In his order, signed Feb. 2, Breeden said police and firefighters deserve the same status as other state employees and should be allowed to piggyback on their lawsuit.

"This court has heard no compelling argument how or why this case is any different from the case currently pending before the South Carolina Supreme Court," Breeden said in his Feb. 2 order.

Breeden also ordered the retirement system to hold police officers' and firefighters' retirement funds in escrow at 4 percent annual interest pending the Supreme Court decision.

"Obviously, this litigation could go on for years without a final decision," Breeden wrote.

Michael Sponhour a spokesman for the S.C. Budget and Control Board, which oversees the retirement system said about 1,600 police and firefighters are affected by Breeden's ruling.

Sponhour said the Police Officers Retirement System is the second-largest of four programs administered by the state retirement system. The largest is the S.C. Retirement System, which covers teachers and most public-sector workers. The state also oversees the General Assembly Retirement System and the Judges and Solicitors Retirement System.

Breeden said his decision was based in part on affidavits from James Arnold, an officer with the Georgetown Police Department.
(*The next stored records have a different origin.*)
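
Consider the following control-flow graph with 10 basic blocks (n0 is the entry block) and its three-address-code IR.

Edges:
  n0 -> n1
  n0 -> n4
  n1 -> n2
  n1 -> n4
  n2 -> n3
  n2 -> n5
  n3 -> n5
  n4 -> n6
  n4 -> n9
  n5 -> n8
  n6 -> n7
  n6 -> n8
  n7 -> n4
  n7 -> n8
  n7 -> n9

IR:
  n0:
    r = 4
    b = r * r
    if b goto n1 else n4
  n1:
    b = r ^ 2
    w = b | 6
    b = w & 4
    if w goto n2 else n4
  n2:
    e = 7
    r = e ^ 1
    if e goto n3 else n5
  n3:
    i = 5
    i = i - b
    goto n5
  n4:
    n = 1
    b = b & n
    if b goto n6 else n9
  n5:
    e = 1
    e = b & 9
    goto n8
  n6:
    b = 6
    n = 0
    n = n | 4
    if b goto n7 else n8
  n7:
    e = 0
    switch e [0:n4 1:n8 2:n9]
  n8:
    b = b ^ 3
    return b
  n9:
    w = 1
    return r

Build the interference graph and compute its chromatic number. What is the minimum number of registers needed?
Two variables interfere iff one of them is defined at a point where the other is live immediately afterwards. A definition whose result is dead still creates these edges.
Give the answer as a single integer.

Block summaries:
  n0 def {b,r} use ∅
  n1 def {b,w} use {r}
  n2 def {e,r} use ∅
  n3 def {i} use {b}
  n4 def {b,n} use {b}
  n5 def {e} use {b}
  n6 def {b,n} use ∅
  n7 def {e} use ∅
  n8 def {b} use {b}
  n9 def {w} use {r}

Liveness:
  n0: in=∅ out={b,r}
  n1: in={r} out={b,r}
  n2: in={b} out={b}
  n3: in={b} out={b}
  n4: in={b,r} out={r}
  n5: in={b} out={b}
  n6: in={r} out={b,r}
  n7: in={b,r} out={b,r}
  n8: in={b} out=∅
  n9: in={r} out=∅

Interference:
  b: {e,i,n,r,w}
  e: {b,r}
  i: {b}
  n: {b,r}
  r: {b,e,n,w}
  w: {b,r}

Colouring:
  clique {b,e,r} ⇒ need ≥ 3
  assign b→R0 e→R2 i→R1 n→R2 r→R1 w→R2 — no edge inside a register ⇒ χ ≤ 3
  χ = 3

Answer: 3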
Arnold retired in 2004, then rejoined the Police Department under the state's retirement incentive program.

Arnold said state retirement system employees told him all retirement deductions from his paycheck would cease when he returned to work because he was retired. Arnold said he also signed documents stating that no retirement deductions would be made from his paycheck. Beginning July 1, however, the state started making deductions from Arnold's paycheck for the retirement system.

State officials have said overturning legislation requiring deductions would threaten the retirement system's solvency.